In article <5087@mit-vax.LCS.MIT.EDU> spectre@mit-vax.UUCP (Joseph D. Morrison) writes:
>It seems to me that the issue of VLIW versus scoreboarding is the
>wrong one to discuss.
>
>Scoreboarding is but one of several techniques for managing a
>pipeline.  (Some alternative techniques are micro-dataflow, simple
                                             ^^^^^^^^^^^^^^
Would you elaborate a little on that?  Never heard of it.

>stalling, or letting the compiler stick no-ops in the right places.
>The simple schemes can also be combined with "register bypass" to
>improve pipeline performance.)

We do register bypassing, and it's not free in terms of gates in the
register files, but it's worthwhile.

>So I think we were actually arguing about "which is better for getting
>parallelism; pipelining or VLIW?" Phrased that way, I think the answer
>is obviously "use both".

We did, so I don't see any argument here.

>If each of your functional units takes 4 cycles to perform its
>operation, and you have a VLIW machine with 8 functional units, your
>average throughput will be 2 instructions per cycle. The obvious thing
>to do is to use pipelined functional units, and get the 8 instructions
>per cycle you deserve :-)

We do.  If you put in a functional unit that requires 4 cycles to 
complete, and you DON'T pipeline it, then your first machine will be
your last, because nobody will buy it, the performance will be too low.
The question is, does the compiler manage the pipes, or do you devote
complicated runtime hardware to the task?

>Naturally, as soon as you do this you will need some mechanism for
>handling the various conflicts that occur when two instructions in the
>pipeline want to use the same register. This is when you can use
>scoreboarding, or whatever you want.

We let the compiler do it.  The only reason to make the hardware do it
is to try to handle object code compatibility across different pipeline
latencies.  See other recent articles for more on this.

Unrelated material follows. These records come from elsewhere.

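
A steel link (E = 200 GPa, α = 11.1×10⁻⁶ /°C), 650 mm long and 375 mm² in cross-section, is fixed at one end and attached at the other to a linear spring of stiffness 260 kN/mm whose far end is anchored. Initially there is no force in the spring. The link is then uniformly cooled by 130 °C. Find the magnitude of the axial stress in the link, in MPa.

σ ≈ 200 MPa (tensile)

Free thermal contraction: δ_free = αΔT L = 11.1×10⁻⁶ × 130 × 650 = 0.9379 mm.
Let P be the tensile force in the spring. The link extends elastically by PL/(AE) and the spring stretches by P/k; together these equal δ_free.
P [ L/(AE) + 1/k ] = δ_free → P [ 650/(375×200×10³) + 1/(260×10³) ] = 0.9379.
P = 0.9379 / 1.251×10⁻⁵ = 74960 N.
σ = P/A = 74960/375 = 199.9 MPa.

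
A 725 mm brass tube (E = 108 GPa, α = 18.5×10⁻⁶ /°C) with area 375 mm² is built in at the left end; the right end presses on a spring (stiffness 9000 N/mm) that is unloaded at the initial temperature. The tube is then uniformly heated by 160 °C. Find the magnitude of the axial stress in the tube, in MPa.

σ ≈ 44.4 MPa (compressive)

The unrestrained thermal change is αΔT L = 18.5×10⁻⁶ × 160 × 725 = 2.146 mm.
Let P be the compressive force at the spring. The tube shortens elastically by PL/(AE) and the spring compresses by P/k; together these equal δ_free.
So P = δ_free / [L/(AE) + 1/k] = 2.146 / [ 725/(375×108×10³) + 1/(9000) ].
P = 2.146 / 0.000129 = 16630 N.
σ = P/A = 16630/375 = 44.36 MPa.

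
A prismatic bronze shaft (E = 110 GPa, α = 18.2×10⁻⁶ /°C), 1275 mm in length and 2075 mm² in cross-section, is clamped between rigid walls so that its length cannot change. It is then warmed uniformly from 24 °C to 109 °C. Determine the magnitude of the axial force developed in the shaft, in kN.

P ≈ 353 kN (compressive)

Full restraint means ε = 0, so the stress is σ = EαΔT = 110×10³ × 18.2×10⁻⁶ × 85 = 170.2 MPa.
P = AEαΔT = 2075 × 110×10³ × 18.2×10⁻⁶ × 85 = 353.1 kN (compressive).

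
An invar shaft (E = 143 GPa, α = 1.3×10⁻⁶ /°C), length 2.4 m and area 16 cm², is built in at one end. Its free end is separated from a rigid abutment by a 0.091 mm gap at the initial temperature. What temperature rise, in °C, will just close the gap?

Contact occurs when the free expansion equals the gap: αΔT L = 0.091 mm.
ΔT = 0.091 / (1.3×10⁻⁶ × 2400) = 29.17 °C.

ΔT ≈ 29.2 °C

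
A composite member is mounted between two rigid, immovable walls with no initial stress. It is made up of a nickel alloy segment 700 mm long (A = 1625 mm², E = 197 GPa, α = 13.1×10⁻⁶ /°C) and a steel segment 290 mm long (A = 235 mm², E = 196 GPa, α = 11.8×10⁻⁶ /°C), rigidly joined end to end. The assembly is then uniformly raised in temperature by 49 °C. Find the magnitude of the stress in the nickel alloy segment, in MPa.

σ ≈ 44.8 MPa (compressive)

Free thermal expansion of the whole bar: Σ αᵢΔT Lᵢ = 13.1×10⁻⁶×49×700 + 11.8×10⁻⁶×49×290 = 0.617 mm.
Since the ends are fixed, an axial force P builds up, equal in every segment, with P · Σ Lᵢ/(AᵢEᵢ) = δ_free.
The series flexibility is Σ Lᵢ/(AᵢEᵢ) = 700/(1625×197×10³) + 290/(235×196×10³) = 8.483×10⁻⁶ mm/N.
So P = 0.617 / 8.483×10⁻⁶ = 72.74 kN, compressive.
σ_{nickel alloy} = P / A = 72740 / 1625 = 44.76 MPa.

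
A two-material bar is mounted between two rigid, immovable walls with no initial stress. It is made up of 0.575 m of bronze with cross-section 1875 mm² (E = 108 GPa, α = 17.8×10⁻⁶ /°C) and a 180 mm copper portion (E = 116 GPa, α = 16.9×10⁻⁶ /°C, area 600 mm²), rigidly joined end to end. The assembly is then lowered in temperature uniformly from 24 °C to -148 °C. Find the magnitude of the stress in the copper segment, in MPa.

Free thermal contraction of the whole bar: Σ αᵢΔT Lᵢ = 17.8×10⁻⁶×172×575 + 16.9×10⁻⁶×172×180 = 2.284 mm.
Since the ends are fixed, an axial force P builds up, equal in every segment, with P · Σ Lᵢ/(AᵢEᵢ) = δ_free.
The series flexibility is Σ Lᵢ/(AᵢEᵢ) = 575/(1875×108×10³) + 180/(600×116×10³) = 5.426×10⁻⁶ mm/N.
So P = 2.284 / 5.426×10⁻⁶ = 420.9 kN, tensile.
σ_{copper} = P / A = 420900 / 600 = 701.5 MPa.

σ ≈ 701 MPa (tensile)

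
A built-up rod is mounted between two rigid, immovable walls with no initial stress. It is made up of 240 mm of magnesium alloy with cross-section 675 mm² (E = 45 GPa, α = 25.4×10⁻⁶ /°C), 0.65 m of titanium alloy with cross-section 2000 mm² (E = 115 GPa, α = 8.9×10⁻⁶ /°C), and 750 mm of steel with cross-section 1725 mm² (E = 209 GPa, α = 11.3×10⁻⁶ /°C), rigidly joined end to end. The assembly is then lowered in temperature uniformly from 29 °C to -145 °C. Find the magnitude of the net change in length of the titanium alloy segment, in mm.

|ΔL| ≈ 0.225 mm

With the walls removed the bar would change length by δ_free = Σ αᵢΔT Lᵢ = 25.4×10⁻⁶×174×240 + 8.9×10⁻⁶×174×650 + 11.3×10⁻⁶×174×750 = 3.542 mm.
The walls prevent any net length change, so an axial force P (same in every segment) develops. Compatibility: P · Σ Lᵢ/(AᵢEᵢ) = δ_free.
The series flexibility is Σ Lᵢ/(AᵢEᵢ) = 240/(675×45×10³) + 650/(2000×115×10³) + 750/(1725×209×10³) = 1.281×10⁻⁵ mm/N.
Hence P = δ_free / Σ(L/AE) = 3.542/1.281×10⁻⁵ = 276.5 kN (tensile).
For the titanium alloy segment, free thermal change = 8.9×10⁻⁶×174×650 = 1.007 mm and elastic change from P = 276500×650/(2000×115×10³) = 0.7816 mm; these oppose, so the net change is 0.225 mm (segment shortens).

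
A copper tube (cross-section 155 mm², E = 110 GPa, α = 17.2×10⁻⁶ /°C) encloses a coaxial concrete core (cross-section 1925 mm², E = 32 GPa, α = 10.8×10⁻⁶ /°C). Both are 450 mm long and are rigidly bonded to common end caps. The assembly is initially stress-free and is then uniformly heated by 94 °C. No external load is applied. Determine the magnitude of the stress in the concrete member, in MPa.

Equilibrium of a rigid end plate with no external load gives equal and opposite internal forces ±P in the two members. Since α_{copper} > α_{concrete}, heating drives the copper into compression and the concrete into tension.
Equating the net (thermal + elastic) strains gives |α₁ − α₂|·ΔT = P·[1/(A₁E₁) + 1/(A₂E₂)].
|α₁ − α₂|·ΔT = 6.4×10⁻⁶ × 94 = 0.0006016.
1/(A₁E₁) + 1/(A₂E₂) = 1/(155×110×10³) + 1/(1925×32×10³) = 7.488×10⁻⁸ N⁻¹.
So P = 0.0006016 / 7.488×10⁻⁸ = 8.034 kN.
σ_{concrete} = P/A₂ = 8034/1925 = 4.173 MPa, tensile.

σ ≈ 4.17 MPa (tensile)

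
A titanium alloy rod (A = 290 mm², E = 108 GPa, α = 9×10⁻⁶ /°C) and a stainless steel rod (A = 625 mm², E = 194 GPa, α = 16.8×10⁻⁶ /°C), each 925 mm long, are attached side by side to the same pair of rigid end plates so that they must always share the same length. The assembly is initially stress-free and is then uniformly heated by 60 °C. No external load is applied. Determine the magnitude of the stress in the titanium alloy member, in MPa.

σ ≈ 40.2 MPa (tensile)

Equilibrium of a rigid end plate with no external load gives equal and opposite internal forces ±P in the two members. Since α_{stainless steel} > α_{titanium alloy}, heating drives the stainless steel into compression and the titanium alloy into tension.
Compatibility of the two members (thermal + elastic change equal): (α₁ − α₂)ΔT = P·[1/(A₁E₁) + 1/(A₂E₂)].
|α₁ − α₂|·ΔT = 7.8×10⁻⁶ × 60 = 0.000468.
1/(A₁E₁) + 1/(A₂E₂) = 1/(290×108×10³) + 1/(625×194×10³) = 4.018×10⁻⁸ N⁻¹.
P = 0.000468 / 4.018×10⁻⁸ = 11650 N = 11.65 kN.
σ_{titanium alloy} = P/A₁ = 11650/290 = 40.17 MPa, tensile.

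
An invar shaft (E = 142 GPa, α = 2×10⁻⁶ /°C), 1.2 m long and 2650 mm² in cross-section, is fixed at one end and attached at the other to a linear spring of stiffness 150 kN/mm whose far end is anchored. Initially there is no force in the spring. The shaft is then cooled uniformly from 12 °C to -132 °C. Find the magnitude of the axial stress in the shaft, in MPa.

σ ≈ 13.2 MPa (tensile)

If the spring were absent the shaft would shorten by αΔT L = 2×10⁻⁶ × 144 × 1200 = 0.3456 mm.
With a force P in the spring, the elastic change of the shaft is PL/(AE) and that of the spring is P/k; compatibility requires their sum to equal δ_free.
So P = δ_free / [L/(AE) + 1/k] = 0.3456 / [ 1200/(2650×142×10³) + 1/(150×10³) ].
P = 0.3456 / 9.856×10⁻⁶ = 35070 N.
σ = P/A = 35070/2650 = 13.23 MPa.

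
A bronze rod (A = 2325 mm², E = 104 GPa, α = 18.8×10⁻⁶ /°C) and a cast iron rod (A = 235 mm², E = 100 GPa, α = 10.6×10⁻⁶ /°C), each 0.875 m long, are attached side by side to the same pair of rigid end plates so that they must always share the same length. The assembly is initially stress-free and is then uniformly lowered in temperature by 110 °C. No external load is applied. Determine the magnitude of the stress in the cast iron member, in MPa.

Equilibrium of a rigid end plate with no external load gives equal and opposite internal forces ±P in the two members. Since α_{bronze} > α_{cast iron}, cooling drives the bronze into tension and the cast iron into compression.
Compatibility of the two members (thermal + elastic change equal): (α₁ − α₂)ΔT = P·[1/(A₁E₁) + 1/(A₂E₂)].
|α₁ − α₂|·ΔT = 8.2×10⁻⁶ × 110 = 0.000902.
1/(A₁E₁) + 1/(A₂E₂) = 1/(2325×104×10³) + 1/(235×100×10³) = 4.669×10⁻⁸ N⁻¹.
P = 0.000902 / 4.669×10⁻⁸ = 19320 N = 19.32 kN.
σ_{cast iron} = P/A₂ = 19320/235 = 82.21 MPa, compressive.

σ ≈ 82.2 MPa (compressive)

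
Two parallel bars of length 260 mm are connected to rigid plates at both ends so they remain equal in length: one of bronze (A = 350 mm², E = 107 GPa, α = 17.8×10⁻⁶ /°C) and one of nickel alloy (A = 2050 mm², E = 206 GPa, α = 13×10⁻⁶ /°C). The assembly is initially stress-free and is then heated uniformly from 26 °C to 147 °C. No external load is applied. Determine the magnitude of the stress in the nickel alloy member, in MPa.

σ ≈ 9.75 MPa (tensile)

Equilibrium of a rigid end plate with no external load gives equal and opposite internal forces ±P in the two members. Since α_{bronze} > α_{nickel alloy}, heating drives the bronze into compression and the nickel alloy into tension.
Equating the net (thermal + elastic) strains gives |α₁ − α₂|·ΔT = P·[1/(A₁E₁) + 1/(A₂E₂)].
|α₁ − α₂|·ΔT = 4.8×10⁻⁶ × 121 = 0.0005808.
1/(A₁E₁) + 1/(A₂E₂) = 1/(350×107×10³) + 1/(2050×206×10³) = 2.907×10⁻⁸ N⁻¹.
P = 0.0005808 / 2.907×10⁻⁸ = 19980 N = 19.98 kN.
σ_{nickel alloy} = P/A₂ = 19980/2050 = 9.746 MPa, tensile.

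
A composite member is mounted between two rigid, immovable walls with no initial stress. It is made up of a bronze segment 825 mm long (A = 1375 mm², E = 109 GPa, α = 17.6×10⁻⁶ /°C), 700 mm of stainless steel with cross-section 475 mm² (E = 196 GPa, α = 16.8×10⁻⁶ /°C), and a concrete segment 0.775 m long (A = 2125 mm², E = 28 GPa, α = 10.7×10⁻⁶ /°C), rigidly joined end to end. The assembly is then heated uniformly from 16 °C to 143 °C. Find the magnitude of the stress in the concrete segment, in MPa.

Free thermal expansion of the whole bar: Σ αᵢΔT Lᵢ = 17.6×10⁻⁶×127×825 + 16.8×10⁻⁶×127×700 + 10.7×10⁻⁶×127×775 = 4.391 mm.
Since the ends are fixed, an axial force P builds up, equal in every segment, with P · Σ Lᵢ/(AᵢEᵢ) = δ_free.
The series flexibility is Σ Lᵢ/(AᵢEᵢ) = 825/(1375×109×10³) + 700/(475×196×10³) + 775/(2125×28×10³) = 2.605×10⁻⁵ mm/N.
So P = 4.391 / 2.605×10⁻⁵ = 168.6 kN, compressive.
σ_{concrete} = P / A = 168600 / 2125 = 79.32 MPa.

σ ≈ 79.3 MPa (compressive)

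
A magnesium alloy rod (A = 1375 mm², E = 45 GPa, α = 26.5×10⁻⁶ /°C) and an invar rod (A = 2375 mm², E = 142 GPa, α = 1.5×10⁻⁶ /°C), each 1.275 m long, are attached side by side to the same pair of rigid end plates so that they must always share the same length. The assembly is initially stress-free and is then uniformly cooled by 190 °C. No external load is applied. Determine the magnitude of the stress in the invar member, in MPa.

σ ≈ 105 MPa (compressive)

The magnesium alloy has the larger α, so on cooling it would change length more than the invar if both were free. The rigid plates force a common final length, so the magnesium alloy is put into tension and the invar into compression, with equal and opposite forces P (no external load).
Equating the net (thermal + elastic) strains gives |α₁ − α₂|·ΔT = P·[1/(A₁E₁) + 1/(A₂E₂)].
|α₁ − α₂|·ΔT = 25×10⁻⁶ × 190 = 0.00475.
1/(A₁E₁) + 1/(A₂E₂) = 1/(1375×45×10³) + 1/(2375×142×10³) = 1.913×10⁻⁸ N⁻¹.
P = 0.00475 / 1.913×10⁻⁸ = 248300 N = 248.3 kN.
σ_{invar} = P/A₂ = 248300/2375 = 104.6 MPa, compressive.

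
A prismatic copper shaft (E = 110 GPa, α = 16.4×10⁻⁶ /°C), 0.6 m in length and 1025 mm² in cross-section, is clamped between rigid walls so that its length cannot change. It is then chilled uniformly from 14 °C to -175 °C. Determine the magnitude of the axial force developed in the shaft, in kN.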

>In fact, what better way to test pipeline strategies! With all those
>functional units, the pipeline management will be pretty hairy...

So if you do it in software, you get a wrong answer, you fix your tables,
and recompile the compiler (not that that's ever happened to us, you
understand :-)).  And if you do it in hardware, you respin the chip at 
enormous expense and then wait for the next time.